When we ask for a strong close, we want the customer to be told firmly, yet courteously, that we are willing to stick our necks out and extend this financing to them. In exchange they need to make their payments every week on time, or the vehicle will be repossessed. If the customer was riskier than most, they would get what came to be known as the “Fear of God” close. Very rarely will a strong close cause you to lose a deal, however in the event that it does, don’t despair. More than likely, you just saved yourself a future repo, and you’re better off finding out before the vehicle is delivered.
A strong call sheet is also something that you’ll never have a better opportunity to get than before the customer leaves with the car. Most dealers have some variation of this form, which can have many different names. This form is where you collect the information about the customer’s references, “just in case” you ever need to urgently get in touch with the customer.
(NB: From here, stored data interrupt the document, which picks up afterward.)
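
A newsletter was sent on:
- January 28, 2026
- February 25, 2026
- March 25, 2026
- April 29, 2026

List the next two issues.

May 27, 2026; June 24, 2026

All Wednesdays; the gaps (28, 28, 35) vary with month length.
This is the last Wednesday of each month.
Last Wednesday of May 2026: May 27, 2026.
Last Wednesday of June 2026: June 24, 2026.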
We call ours a friends and family call sheet (e-mail me if you’d like a copy of the one we use), because that is exactly who we want listed…especially the grandparents! Grandparents can be an excellent skip tracing tool (so are ex-spouses). Another key is making sure the information is complete. Name, phone number, complete address and relationship are a must when completing this form. By taking a few minutes at delivery to do this form right, you can save several hours later on if you ever need to try to track down a customer who has skipped town. (On a side note, complete information on this form can also be used to send marketing letters to the references who may be looking to buy a car.)
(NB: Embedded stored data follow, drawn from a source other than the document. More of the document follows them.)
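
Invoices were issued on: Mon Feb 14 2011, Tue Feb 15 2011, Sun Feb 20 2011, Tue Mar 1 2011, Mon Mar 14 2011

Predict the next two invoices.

Thu Mar 31 2011, Thu Apr 21 2011

Intervals are 1, 5, 9, 13 days — an arithmetic progression with common difference 4.
Next gap: 17 days. Mon Mar 14 2011 + 17 days = Thu Mar 31 2011.
Next gap: 21 days. Thu Mar 31 2011 + 21 days = Thu Apr 21 2011.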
Complete Applications. This seems like a no-brainer, but it cannot be overlooked. I’m sure most people will agree that complete information provided on the application increases the odds of approving the best customers. That can be prove tricky if you are basing your decision on a “five-liner”, or perhaps even worse, a full-length application that is only partially completed.
We are constantly preaching to the sales staff the importance of “painting a complete picture” for the loan officer. That principle also applies when the collections department reviews the application months down the road to look for any helpful bits of information they can glean, such as previous addresses, prior places of employment or banking data.
Payday Payments. OK, it’s time for a quick pop quiz.
Q: Which is the most effective schedule to set up payments--
A: All right, it’s a trick question, because the answer is “All of the Above”. Actually, payday payments have worked the best in our experience. In other words, if the customer gets paid weekly, he is most likely to make timely payments when scheduled weekly. However, if a customer is paid semi-monthly, setting that customer up for weekly payments could lead to disaster.
Now, other factors might play into this decision, such as collections costs and the size of your staff, so it can be a bit of a balancing act. When structuring the deal, setting up their payments at the same intervals as their paychecks should yield the best results in your collection efforts from day one.
One statistic thrown around a lot is that 50 percent of marriages end in divorce. I can’t vouch for the accuracy of that statement, but I can tell you that if 50 percent of our contracts were going bad, we would be in serious trouble. Hopefully some of the tips in this series will help you beat those odds, and you and your customers will live “happily every after.”